Fluent collections

Published on Tuesday, 17 March 2015

Introduction to fluent interfaces

Odds are you have heard about fluent interfaces before. No worries if you haven't, you do know about them, but if you want a deep read go to Fowler's article and refresh your knowledge. In essence, fluent interfaces are a style of programming aimed to make code more readable, more semantic and resemble more closely to the underlying domain.

A common usage for fluent interfaces is in mock frameworks, as we can see in the following PHPUnit snippet.

# PHPUnit mocks
        
        $repository = $this->getMock('Repository', ['find']);
        $repository->expects($this->once)
          ->method('find')
          ->with($the_id)
          ->will($this->returnValue(false));
        

Another good use for fluent interfaces is builders.

# Fluent builder in Ruby
        
        vehicle = VehicleBuilder.new.
          with_brand('Seat').
          with_model('Panda').
          having_kilometers(40_000).
          aged(12).
          build
        

Today I want to talk about a misused case of fluent interface: fluent collections.

Fluent collections

It is very common to find snippets of code like the following one:

# Primitive looping
        
        trips.each do |trip|
          if trip.from == 'VLC' && trip.to == 'NYC'
            trip.cancel!
            trips_repository.save(trip)
          end
        end
        

The code above can be rewritten in a fluent style as follows:

# Fluent collection
        
        trips.from('VLC').to('NYC').cancel!.save_with(trips_repository)
        

As you can see, the resulting code isn't far from plain English. But there are more beneficial side effects. The most important of it is encapsulation. Having mere arrays or hashes and making the clients loop over them forces the clients to know about the items they are manipulating. For instance, if there are 10 places accessing trip.from, that means 10 places to change if that attribute changes. Apart from encapsulation, by extracting small methods to the collection we have improved the reusability of our code.

There are disadvantages, of course. While the first version was iterating over the elements just once, in the second version it is iterating four times. There is always a tradeoff, but when talking about performance, the tradeoff gets smaller. Unless there is evidence that our collections are going to be big enough to have a significant impact in the system usability, performance is usually a good candidate to sacrifice on the altar of clean code.

Back to the collection, I would like you to have a deeper look at it. Can you identify the different kinds of things is it doing? I'd say three.

The first two methods, from and to, are filtering. They return a subset of the original collection matching the selected criteria. Then the cancel! method is acting on the whole resulting collection. The API of the collection gets polluted with the API of the underlying elements, thus implementing a kind of Composite. Patterns are often best served together, and this interface pollution is a good one IMO. If the underlying items are Value Objects, the collection would return a brand new set of instances instead of modifying the existing ones.

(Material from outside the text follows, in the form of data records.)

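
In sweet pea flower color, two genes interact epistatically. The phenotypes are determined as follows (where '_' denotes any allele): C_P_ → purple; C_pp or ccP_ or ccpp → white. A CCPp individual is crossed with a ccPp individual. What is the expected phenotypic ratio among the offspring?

Cross: CCPp × ccPp — consider each gene separately:
C gene: CC × cc → 4 Cc → 4 C_ (out of 4)
P gene: Pp × Pp → 1 PP, 2 Pp, 1 pp → 3 P_ : 1 pp (out of 4)
Genotype classes (out of 4 × 4 = 16): C_P_ = 4×3 = 12; C_pp = 4×1 = 4
Apply the phenotype rules: C_P_ (12) → purple; C_pp (4) → white
Phenotype counts (out of 16): 12 purple, 4 white
Ratio: 3 purple : 1 white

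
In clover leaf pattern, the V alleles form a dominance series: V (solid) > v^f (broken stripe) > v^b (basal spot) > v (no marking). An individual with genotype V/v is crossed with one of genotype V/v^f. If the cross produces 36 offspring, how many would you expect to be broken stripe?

Cross: V/v × V/v^f
Allele dominance: V > v^f > v^b > v
Offspring genotypes: 1 V/V, 1 V/v^f, 1 V/v, 1 v^f/v
Phenotype counts: 3 solid, 1 broken stripe
broken stripe: 1 out of 4 → fraction 1/4
Expected count = 1/4 × 36 = 9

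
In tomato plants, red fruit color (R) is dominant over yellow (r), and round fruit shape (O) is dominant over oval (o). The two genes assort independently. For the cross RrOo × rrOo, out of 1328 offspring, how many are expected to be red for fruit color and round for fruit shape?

Dihybrid cross RrOo × rrOo — consider each gene separately:
fruit color: Rr × rr → 2 Rr, 2 rr → 2 R_ : 2 rr (out of 4)
fruit shape: Oo × Oo → 1 OO, 2 Oo, 1 oo → 3 O_ : 1 oo (out of 4)
Looking for: red (R_) and round (O_)
P(red) = 2/4, P(round) = 3/4
P(both) = 2/4 × 3/4 = 6/16 = 3/8
Expected count = 3/8 × 1328 = 498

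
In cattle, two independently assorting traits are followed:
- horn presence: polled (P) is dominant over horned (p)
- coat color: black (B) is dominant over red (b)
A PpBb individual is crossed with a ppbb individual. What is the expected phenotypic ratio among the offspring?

Dihybrid cross PpBb × ppbb — consider each gene separately:
horn presence: Pp × pp → 2 Pp, 2 pp → 2 P_ : 2 pp (out of 4)
coat color: Bb × bb → 2 Bb, 2 bb → 2 B_ : 2 bb (out of 4)
Combine (counts out of 4 × 4 = 16): polled/black (P_B_) = 2×2 = 4; polled/red (P_bb) = 2×2 = 4; horned/black (ppB_) = 2×2 = 4; horned/red (ppbb) = 2×2 = 4
Phenotype counts (out of 16): 4 polled/black, 4 polled/red, 4 horned/black, 4 horned/red
Ratio: 1 polled/black : 1 polled/red : 1 horned/black : 1 horned/red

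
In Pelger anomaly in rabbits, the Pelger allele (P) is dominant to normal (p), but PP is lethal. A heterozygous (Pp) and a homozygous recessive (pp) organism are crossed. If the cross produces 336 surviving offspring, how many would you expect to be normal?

Cross: Pp × pp
Punnett square offspring (before lethality): 2 Pp, 2 pp
No PP offspring are produced in this cross.
normal: 2 out of 4 → fraction 1/2
Expected count = 1/2 × 336 = 168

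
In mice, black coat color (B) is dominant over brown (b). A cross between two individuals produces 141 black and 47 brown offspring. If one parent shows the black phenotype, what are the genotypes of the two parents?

Observed offspring: 141 black, 47 brown
The observed ratio simplifies to 3:1. Brown (bb) offspring appear, so each parent must contribute one b allele. The parent stated to show black carries B, so it is Bb. The other parent is then either Bb or bb: Bb × bb would give a 1:1 split, whereas Bb × Bb gives 3:1 — matching the data. So both parents are heterozygous (Bb × Bb).
Parent genotypes: Bb × Bb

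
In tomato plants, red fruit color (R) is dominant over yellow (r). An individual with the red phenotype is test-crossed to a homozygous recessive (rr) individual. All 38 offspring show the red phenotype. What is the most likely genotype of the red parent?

Test cross: ? × rr
All offspring are red.
If the unknown parent were heterozygous (Rr), about half of 38 offspring would be yellow; none are. The unknown parent is most likely homozygous dominant (RR).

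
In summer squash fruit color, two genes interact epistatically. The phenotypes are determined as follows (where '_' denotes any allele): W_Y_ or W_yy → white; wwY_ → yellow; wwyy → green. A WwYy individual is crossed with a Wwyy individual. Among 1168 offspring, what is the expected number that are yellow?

Cross: WwYy × Wwyy — consider each gene separately:
W gene: Ww × Ww → 1 WW, 2 Ww, 1 ww → 3 W_ : 1 ww (out of 4)
Y gene: Yy × yy → 2 Yy, 2 yy → 2 Y_ : 2 yy (out of 4)
Genotype classes (out of 4 × 4 = 16): W_Y_ = 3×2 = 6; W_yy = 3×2 = 6; wwY_ = 1×2 = 2; wwyy = 1×2 = 2
Apply the phenotype rules: W_Y_ (6) + W_yy (6) → white; wwY_ (2) → yellow; wwyy (2) → green
Phenotype counts (out of 16): 12 white, 2 yellow, 2 green
yellow: 2 out of 16 → fraction 1/8
Expected count = 1/8 × 1168 = 146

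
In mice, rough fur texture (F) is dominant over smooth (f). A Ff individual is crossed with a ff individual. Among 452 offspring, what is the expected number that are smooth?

Punnett square for Ff × ff:
Offspring genotypes: 2 Ff, 2 ff
rough: 2, smooth: 2
smooth: 2 out of 4 → fraction 1/2
Expected count = 1/2 × 452 = 226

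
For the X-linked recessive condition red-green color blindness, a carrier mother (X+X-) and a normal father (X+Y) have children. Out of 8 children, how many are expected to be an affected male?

Cross: X+X- × X+Y
Offspring: 1 X+X+, 1 X+Y, 1 X+X-, 1 X-Y
Probability of an affected male: 1/4
Expected count = 1/4 × 8 = 2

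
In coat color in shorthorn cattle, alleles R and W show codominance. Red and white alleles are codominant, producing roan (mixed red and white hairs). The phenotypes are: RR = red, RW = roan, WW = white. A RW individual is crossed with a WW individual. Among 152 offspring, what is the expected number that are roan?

Punnett square for RW × WW:
Offspring genotypes: 2 RW, 2 WW
Phenotype counts: 2 roan, 2 white
roan: 2 out of 4 → fraction 1/2
Expected count = 1/2 × 152 = 76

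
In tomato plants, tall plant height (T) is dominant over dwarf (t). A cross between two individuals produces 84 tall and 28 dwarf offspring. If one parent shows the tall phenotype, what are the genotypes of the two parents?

Observed offspring: 84 tall, 28 dwarf
The observed ratio simplifies to 3:1. Dwarf (tt) offspring appear, so each parent must contribute one t allele. The parent stated to show tall carries T, so it is Tt. The other parent is then either Tt or tt: Tt × tt would give a 1:1 split, whereas Tt × Tt gives 3:1 — matching the data. So both parents are heterozygous (Tt × Tt).
Parent genotypes: Tt × Tt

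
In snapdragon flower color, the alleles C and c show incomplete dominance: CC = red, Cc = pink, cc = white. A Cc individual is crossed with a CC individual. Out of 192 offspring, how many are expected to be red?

Punnett square for Cc × CC:
Offspring genotypes: 2 CC, 2 Cc
Phenotype counts: 2 red, 2 pink
red: 2 out of 4 → fraction 1/2
Expected count = 1/2 × 192 = 96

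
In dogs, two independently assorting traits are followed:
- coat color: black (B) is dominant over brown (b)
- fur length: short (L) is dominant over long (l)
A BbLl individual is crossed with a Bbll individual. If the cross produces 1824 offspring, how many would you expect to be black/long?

Dihybrid cross BbLl × Bbll — consider each gene separately:
coat color: Bb × Bb → 1 BB, 2 Bb, 1 bb → 3 B_ : 1 bb (out of 4)
fur length: Ll × ll → 2 Ll, 2 ll → 2 L_ : 2 ll (out of 4)
Combine (counts out of 4 × 4 = 16): black/short (B_L_) = 3×2 = 6; black/long (B_ll) = 3×2 = 6; brown/short (bbL_) = 1×2 = 2; brown/long (bbll) = 1×2 = 2
Phenotype counts (out of 16): 6 black/short, 6 black/long, 2 brown/short, 2 brown/long
black/long: 6 out of 16 → fraction 3/8
Expected count = 3/8 × 1824 = 684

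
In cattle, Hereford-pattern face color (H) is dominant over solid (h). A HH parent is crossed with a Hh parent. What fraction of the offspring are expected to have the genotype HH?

Punnett square for HH × Hh:
Offspring genotypes: 2 HH, 2 Hh
Total offspring: 4
Count with target: 2
Probability: 2/4 = 1/2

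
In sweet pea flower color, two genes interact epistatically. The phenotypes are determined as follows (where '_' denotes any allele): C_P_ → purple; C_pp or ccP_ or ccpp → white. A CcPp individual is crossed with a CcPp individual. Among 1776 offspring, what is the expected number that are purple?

Cross: CcPp × CcPp — consider each gene separately:
C gene: Cc × Cc → 1 CC, 2 Cc, 1 cc → 3 C_ : 1 cc (out of 4)
P gene: Pp × Pp → 1 PP, 2 Pp, 1 pp → 3 P_ : 1 pp (out of 4)
Genotype classes (out of 4 × 4 = 16): C_P_ = 3×3 = 9; C_pp = 3×1 = 3; ccP_ = 1×3 = 3; ccpp = 1×1 = 1
Apply the phenotype rules: C_P_ (9) → purple; C_pp (3) + ccP_ (3) + ccpp (1) → white
Phenotype counts (out of 16): 9 purple, 7 white
purple: 9 out of 16 → fraction 9/16
Expected count = 9/16 × 1776 = 999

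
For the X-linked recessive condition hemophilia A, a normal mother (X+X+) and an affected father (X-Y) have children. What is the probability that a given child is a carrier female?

Cross: X+X+ × X-Y
Offspring: 2 X+X-, 2 X+Y
Probability of a carrier female: 2/4 = 1/2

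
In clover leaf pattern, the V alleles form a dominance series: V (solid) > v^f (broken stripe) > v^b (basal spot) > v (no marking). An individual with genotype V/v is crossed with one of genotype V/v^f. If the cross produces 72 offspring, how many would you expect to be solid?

Cross: V/v × V/v^f
Allele dominance: V > v^f > v^b > v
Offspring genotypes: 1 V/V, 1 V/v^f, 1 V/v, 1 v^f/v
Phenotype counts: 3 solid, 1 broken stripe
solid: 3 out of 4 → fraction 3/4
Expected count = 3/4 × 72 = 54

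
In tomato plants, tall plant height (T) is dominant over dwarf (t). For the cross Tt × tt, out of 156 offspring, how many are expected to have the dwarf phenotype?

Punnett square for Tt × tt:
Offspring genotypes: 2 Tt, 2 tt
Total offspring: 4
Count with target: 2
Probability: 2/4 = 1/2
Expected count = 1/2 × 156 = 78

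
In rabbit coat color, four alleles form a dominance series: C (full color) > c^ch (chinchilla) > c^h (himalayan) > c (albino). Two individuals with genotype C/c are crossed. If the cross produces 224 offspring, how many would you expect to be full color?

Cross: C/c × C/c
Allele dominance: C > c^ch > c^h > c
Offspring genotypes: 1 C/C, 2 C/c, 1 c/c
Phenotype counts: 3 full color, 1 albino
full color: 3 out of 4 → fraction 3/4
Expected count = 3/4 × 224 = 168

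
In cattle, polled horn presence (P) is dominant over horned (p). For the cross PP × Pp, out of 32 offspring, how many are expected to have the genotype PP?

Punnett square for PP × Pp:
Offspring genotypes: 2 PP, 2 Pp
Total offspring: 4
Count with target: 2
Probability: 2/4 = 1/2
Expected count = 1/2 × 32 = 16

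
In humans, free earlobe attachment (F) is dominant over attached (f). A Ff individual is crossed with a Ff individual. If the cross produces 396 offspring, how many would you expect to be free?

Punnett square for Ff × Ff:
Offspring genotypes: 1 FF, 2 Ff, 1 ff
free: 3, attached: 1
free: 3 out of 4 → fraction 3/4
Expected count = 3/4 × 396 = 297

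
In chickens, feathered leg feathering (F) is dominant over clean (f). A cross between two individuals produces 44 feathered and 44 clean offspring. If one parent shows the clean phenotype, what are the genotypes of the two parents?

Observed offspring: 44 feathered, 44 clean
The observed ratio simplifies to 1:1. One parent shows clean, so its genotype must be ff. A 1:1 offspring split requires the other parent to be heterozygous (Ff).
Parent genotypes: ff × Ff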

Finally, the save_with method is providing the underlying items to the collaborator to save them.

Controversy

Some people don't feel comfortable with the provide to others feature of the collection, because it makes the collections know about system interactions. Why should a Collection know about persisting objects? While filtering or acting on the items seems logical for a collection, giving them the ability to deal with collaborators seems controversial. For those cases, some programmers like to expose the items to make the collection iterable, either by implementing iterator methods or by making the contained items public.

# Exposing the collection
        
        cancelled_trips = trips.from('VLC').to('NYC').cancel!
        cancelled_trips.items.each do |trip|
          trips_repository.save(trip)
        end
        

My problems with the solution described above are diverse. First, we are violating the encapsulation we had previously. We wrote some alias for select and map, but for all the rest we want to treat the collection as if it was an array, we want to make it iterable. And since it is iterable, we probably want to add a count method. And a [] accessor. And why not, weeks later, a find, include? and delete. In the end we may decide that instead of being like an array it could actually be an array.

# ArrayCollection
        
        class Trips << Array
          # ...
        end
        

So we finally couple our Trips collection to a concrete implementation. Since we have exposed the class and given up on the Tell don't ask principle, we need to make a big effort to make the code evolve. Let's say we want to write a more perfomant version of the collection in which the items are stored in two hashes keyed by from and to. Man, we screwed it up.

Collections are more than simple containers. In fact, collections aren't containers at all, they are abstractions that represent sets of elements in our domain logic. So my point here is, why do you need to count? Why do you need to access to a concrete index? Why do you need to each the collection? What the hell you want to do, mate?

Go tell, don't ask.